— Tu as vu comme la lumière est belle ?
— Hum.
Gabriela faisait la tête.
— Qu’est-ce qu’il y a ?
— Si tu crois que les pacos vont faire leur travail, tu te fourres le doigt dans l’œil, Roz-Tagle.
Sa façon de dire son patronyme trahissait un dépit affectueux. Il tapota la poche de sa veste noire.
— J’ai gardé le troisième échantillon de poudre, dit-il. En le faisant analyser, on saura peut-être de quoi il retourne.
Gabriela eut une seconde de surprise avant de sourire doucement — le petit malin n’avait pas tout dit à Popper…
— On va faire un saut chez Luis, annonça-t-il.

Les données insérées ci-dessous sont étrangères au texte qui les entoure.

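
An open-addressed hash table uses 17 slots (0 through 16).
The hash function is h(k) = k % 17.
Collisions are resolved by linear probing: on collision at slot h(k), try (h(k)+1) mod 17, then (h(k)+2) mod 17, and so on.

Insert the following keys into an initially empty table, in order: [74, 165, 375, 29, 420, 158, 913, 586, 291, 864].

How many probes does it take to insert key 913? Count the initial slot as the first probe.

4

Insert 74: h=6, slot 6 empty => index 6.
Insert 165: h=12, slot 12 empty => index 12.
Insert 375: h=1, slot 1 empty => index 1.
Insert 29: h=12, slot 12 occupied => index 13.
Insert 420: h=12, slots 12,13 occupied => index 14.
Insert 158: h=5, slot 5 empty => index 5.
Insert 913: h=12, slots 12,13,14 occupied => index 15.
Insert 586: h=8, slot 8 empty => index 8.
Insert 291: h=2, slot 2 empty => index 2.
Insert 864: h=14, slots 14,15 occupied => index 16.
Table: [-, 375, 291, -, -, 158, 74, -, 586, -, -, -, 165, 29, 420, 913, 864]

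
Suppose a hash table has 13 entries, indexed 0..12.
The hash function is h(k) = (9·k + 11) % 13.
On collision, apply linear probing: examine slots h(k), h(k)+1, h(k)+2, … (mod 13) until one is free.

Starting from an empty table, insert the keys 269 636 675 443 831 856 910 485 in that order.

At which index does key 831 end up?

4

Insert 269: h=1, slot 1 empty → index 1.
Insert 636: h=2, slot 2 empty → index 2.
Insert 675: h=2, slot 2 occupied → index 3.
Insert 443: h=7, slot 7 empty → index 7.
Insert 831: h=2, slots 2,3 occupied → index 4.
Insert 856: h=6, slot 6 empty → index 6.
Insert 910: h=11, slot 11 empty → index 11.
Insert 485: h=8, slot 8 empty → index 8.
Table: [∅, 269, 636, 675, 831, ∅, 856, 443, 485, ∅, ∅, 910, ∅]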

Elle le suivit jusqu’à l’Aston Martin, qui réchauffait ses vieux chromes au soleil crépusculaire.
— C’est qui, Luis ?
— Le flic qui me fournit en dope.
11
Il était sept heures du soir et Vera était nerveuse avant la garden-party donnée en l’honneur du juge Fuentes. Elle était fière pour son père, bien sûr, mais sa vie avait changé depuis sa liaison. En quinze ans de mariage, ce n’était que la deuxième fois qu’elle trompait Edwards. Vera n’éprouvait ni remords ni allégresse particulière — elle aimait son mari, même s’il ne la touchait pas souvent. Elle se disait qu’elle n’aurait pas dû le laisser s’éloigner, déserter son corps, c’est tout de même mauvais signe quand un homme ne fait plus l’amour à sa femme… Avait-il une liaison, lui aussi ? Était-ce toujours ce vieux traumatisme qui gangrenait leur amour ? Ils avaient vu un sexologue quatre ans plus tôt, alors qu’ils n’arrivaient pas à avoir d’enfants. Les tests ne révélaient pas d’incompatibilité génétique, la cause devait être plutôt psychologique, mais Edwards avait laissé tomber après quelques séances pourtant constructives, prétextant une masse de travail toujours plus importante. Une façon de se défiler toute masculine. Elle aurait dû insister. Edwards la léchait volontiers, c’était même une chose qu’il faisait très bien, mais il débandait au moment de la pénétrer. Comment faire des enfants dans ces conditions ? Et comment assouvir ses besoins de sexe, sinon en prenant un amant ?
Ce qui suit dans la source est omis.